British Columbia, worried it will face a labour crunch should its energy sector take off, is pressing the federal government to keep the doors open for temporary foreign workers, arguing major industrial projects will blow through their budgets if outside labour is not available.
Rich Coleman, B.C.’s deputy premier and natural gas development minister, on Wednesday said Canada will “fail” if companies cannot hire foreign workers to fill holes in the labour force. B.C. is concerned about the TFW program because it believes the province will need 100,000 people to fill jobs created as companies develop liquefied natural gas export projects on the coast. Without temporary workers, Mr. Coleman says, projects will run over budget and companies will be skittish. Canadian politicians, he said, must work together on this policy file.
“You need to engage other governments. You need to put together a national strategy,” Mr. Coleman told a Calgary audience. “We want a very aggressive, very optimistic, high-skilled labour strategy in Canada to allow for foreign workers to come into this country.”
His demands come as the federal Conservatives consider axing the TFW program for low-wage jobs by 2016. The TFW program is a political hot potato in Canada, with opponents alleging employers abuse the plan by hiring outsiders at lower wages or using it as a backdoor to bring relatives here. Proponents argue the system is necessary because there are not enough Canadians with the talent to fill highly-skilled jobs, or the desire to fill low-end jobs. The majority of TFWs in Canada are employed in Alberta, followed by Ontario, and then B.C.
There are 15 liquefied natural gas export projects under consideration in B.C., and while only a few of these will proceed, thousands of people will be employed because of the activity. Mr. Coleman said if companies are unable to hire TFWs, investors will fret over budgets. Construction costs for just three or four LNG projects could reach $100-billion, he said.
“We need to know that it is good to invite people to our country to work, to immigrate, and to bring their skills, because otherwise [the] country will fail,” he said at the Energy Council of Canada’s 2014 Canadian Energy Summit and World Energy Council North America Region Energy Forum.
“We always have to remember my ancestors, your ancestors, came here as immigrants - came here with skills to help build the country,” he told reporters afterward.

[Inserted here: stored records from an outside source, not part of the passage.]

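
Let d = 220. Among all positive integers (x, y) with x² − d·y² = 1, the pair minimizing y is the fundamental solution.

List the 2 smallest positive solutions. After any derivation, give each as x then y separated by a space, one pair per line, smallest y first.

√220 → a₀=14, period (1,4,1,28); ℓ=4 even so k=3
a_0=14:  p_0=14·1+0=14,  q_0=14·0+1=1
a_1=1:  p_1=1·14+1=15,  q_1=1·1+0=1
a_2=4:  p_2=4·15+14=74,  q_2=4·1+1=5
a_3=1:  p_3=1·74+15=89,  q_3=1·5+1=6
fundamental: x₁=89, y₁=6  (since 7921 − 220·36 = 1)
(89+6√220)^2 = 15841 + 1068√220

89 6
15841 1068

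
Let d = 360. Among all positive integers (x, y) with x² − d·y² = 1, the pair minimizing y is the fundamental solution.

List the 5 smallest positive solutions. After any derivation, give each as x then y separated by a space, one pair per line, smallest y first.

[18; 1,36] for √360; ℓ=2 ⇒ convergent index 1
i=0: a=18 ⇒ p=18, q=1
i=1: a=1 ⇒ p=19, q=1
fundamental: x₁=19, y₁=1  (since 361 − 360·1 = 1)
k=2:  x_2 = 19·19+360·1·1 = 721,  y_2 = 19·1+1·19 = 38
k=3:  x_3 = 19·721+360·1·38 = 27379,  y_3 = 19·38+1·721 = 1443
k=4:  x_4 = 19·27379+360·1·1443 = 1039681,  y_4 = 19·1443+1·27379 = 54796
k=5:  x_5 = 19·1039681+360·1·54796 = 39480499,  y_5 = 19·54796+1·1039681 = 2080805

19 1
721 38
27379 1443
1039681 54796
39480499 2080805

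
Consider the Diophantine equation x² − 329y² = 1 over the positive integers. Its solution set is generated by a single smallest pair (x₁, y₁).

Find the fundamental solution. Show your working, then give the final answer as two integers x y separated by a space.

[18; 7,4,2,1,1,4,1,1,2,4,7,36] for √329; ℓ=12 ⇒ convergent index 11
i=0: a=18 ⇒ p=18, q=1
i=1: a=7 ⇒ p=127, q=7
…
i=3: a=2 ⇒ p=1179, q=65
i=4: a=1 ⇒ p=1705, q=94
…
i=6: a=4 ⇒ p=13241, q=730
i=7: a=1 ⇒ p=16125, q=889
i=8: a=1 ⇒ p=29366, q=1619
i=9: a=2 ⇒ p=74857, q=4127
i=10: a=4 ⇒ p=328794, q=18127
i=11: a=7 ⇒ p=2376415, q=131016
fundamental: x₁=2376415, y₁=131016  (since 5647348252225 − 329·17165192256 = 1)

2376415 131016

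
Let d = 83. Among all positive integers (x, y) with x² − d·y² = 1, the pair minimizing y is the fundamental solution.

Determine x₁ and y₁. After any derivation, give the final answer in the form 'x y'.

d=83: √d = [9; 9,18] (ℓ=2, even), read p_1/q_1
a_0=9:  p_0=9·1+0=9,  q_0=9·0+1=1
a_1=9:  p_1=9·9+1=82,  q_1=9·1+0=9
(x₁, y₁) = (82, 9);  82² − 83·9² = 1 ✓

82 9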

The LNG export industry is focused on northwestern British Columbia, and could turn Kitimat into a boomtown. This means demand for highly-skilled jobs, such as engineers, will grow, and so too will demand for jobs requiring few skills, such as fast-food cashiers.

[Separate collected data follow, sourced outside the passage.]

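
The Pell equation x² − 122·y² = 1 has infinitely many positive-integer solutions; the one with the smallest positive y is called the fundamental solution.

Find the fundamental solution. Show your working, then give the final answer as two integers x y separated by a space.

[11; 22] for √122; ℓ=1 ⇒ convergent index 1
i=0: a=11 ⇒ p=11, q=1
i=1: a=22 ⇒ p=243, q=22
→ (243, 22).  Check: 243²=59049, 122·22²=59048, difference 1.

243 22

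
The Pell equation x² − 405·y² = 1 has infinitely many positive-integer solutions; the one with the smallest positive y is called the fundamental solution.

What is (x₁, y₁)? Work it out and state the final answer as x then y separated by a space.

161 8

[20; 8,40] for √405; ℓ=2 ⇒ convergent index 1
step 0: (20, 1)  from 20·(1,0) + (0,1)
step 1: (161, 8)  from 8·(20,1) + (1,0)
→ (161, 8).  Check: 161²=25921, 405·8²=25920, difference 1.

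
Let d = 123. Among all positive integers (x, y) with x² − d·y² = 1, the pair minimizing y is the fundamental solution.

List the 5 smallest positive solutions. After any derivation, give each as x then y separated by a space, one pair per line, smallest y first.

122 11
29767 2684
7263026 654885
1772148577 159789256
432396989762 38987923579

[11; 11,22] for √123; ℓ=2 ⇒ convergent index 1
a_0=11:  p_0=11·1+0=11,  q_0=11·0+1=1
a_1=11:  p_1=11·11+1=122,  q_1=11·1+0=11
fundamental: x₁=122, y₁=11  (since 14884 − 123·121 = 1)
(x_2, y_2) = (122·122 + 123·11·11, 122·11 + 11·122) = (29767, 2684)
(x_3, y_3) = (122·29767 + 123·11·2684, 122·2684 + 11·29767) = (7263026, 654885)
(x_4, y_4) = (122·7263026 + 123·11·654885, 122·654885 + 11·7263026) = (1772148577, 159789256)
(x_5, y_5) = (122·1772148577 + 123·11·159789256, 122·159789256 + 11·1772148577) = (432396989762, 38987923579)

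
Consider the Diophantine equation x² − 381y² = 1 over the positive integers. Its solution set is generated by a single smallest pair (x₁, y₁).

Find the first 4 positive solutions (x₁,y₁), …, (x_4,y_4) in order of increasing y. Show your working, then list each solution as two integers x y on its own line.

1015 52
2060449 105560
4182710455 214286748
8490900163201 435001992880

[19; 1,1,12,1,1,38] for √381; ℓ=6 ⇒ convergent index 5
i=0: a=19 ⇒ p=19, q=1
i=1: a=1 ⇒ p=20, q=1
i=2: a=1 ⇒ p=39, q=2
i=3: a=12 ⇒ p=488, q=25
i=4: a=1 ⇒ p=527, q=27
i=5: a=1 ⇒ p=1015, q=52
→ (1015, 52).  Check: 1015²=1030225, 381·52²=1030224, difference 1.
(x_2, y_2) = (1015·1015 + 381·52·52, 1015·52 + 52·1015) = (2060449, 105560)
(x_3, y_3) = (1015·2060449 + 381·52·105560, 1015·105560 + 52·2060449) = (4182710455, 214286748)
(x_4, y_4) = (1015·4182710455 + 381·52·214286748, 1015·214286748 + 52·4182710455) = (8490900163201, 435001992880)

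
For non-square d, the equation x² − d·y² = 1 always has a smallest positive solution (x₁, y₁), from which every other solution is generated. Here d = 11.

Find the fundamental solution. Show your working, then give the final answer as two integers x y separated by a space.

10 3

[3; 3,6] for √11; ℓ=2 ⇒ convergent index 1
a_0=3:  p_0=3·1+0=3,  q_0=3·0+1=1
a_1=3:  p_1=3·3+1=10,  q_1=3·1+0=3
→ (10, 3).  Check: 10²=100, 11·3²=99, difference 1.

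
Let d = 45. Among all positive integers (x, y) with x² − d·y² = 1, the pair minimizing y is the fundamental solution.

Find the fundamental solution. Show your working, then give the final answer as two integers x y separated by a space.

√45 → a₀=6, period (1,2,2,2,1,12); ℓ=6 even so k=5
a_0=6:  p_0=6·1+0=6,  q_0=6·0+1=1
a_1=1:  p_1=1·6+1=7,  q_1=1·1+0=1
a_2=2:  p_2=2·7+6=20,  q_2=2·1+1=3
a_3=2:  p_3=2·20+7=47,  q_3=2·3+1=7
a_4=2:  p_4=2·47+20=114,  q_4=2·7+3=17
a_5=1:  p_5=1·114+47=161,  q_5=1·17+7=24
fundamental: x₁=161, y₁=24  (since 25921 − 45·576 = 1)

161 24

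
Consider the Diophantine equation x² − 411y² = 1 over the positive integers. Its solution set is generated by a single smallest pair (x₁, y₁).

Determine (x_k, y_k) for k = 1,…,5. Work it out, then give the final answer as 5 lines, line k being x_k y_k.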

Alberta is particularly concerned about changes to the TFW program, given how the oil and gas sector has heated up the province’s economy. Ken Kobly, president and chief executive of the Alberta Chambers of Commerce, is worried about the program being trimmed and increasing fees for companies using the program.
In Alberta, the temporary foreign worker is about the survival of businesses that can’t afford energy sector wages, he said.
“I don’t really think the government gets it.”
Andrew Leach, a professor of energy policy at the Alberta School of Business at the University of Alberta, notes labour within Canada does not move freely. Highly-skilled engineers, for example, may move, but likely have support from their employers. The same support system does not apply to low-skill jobs, like kitchen workers in camps.
“You don’t move for a buck,“ he said.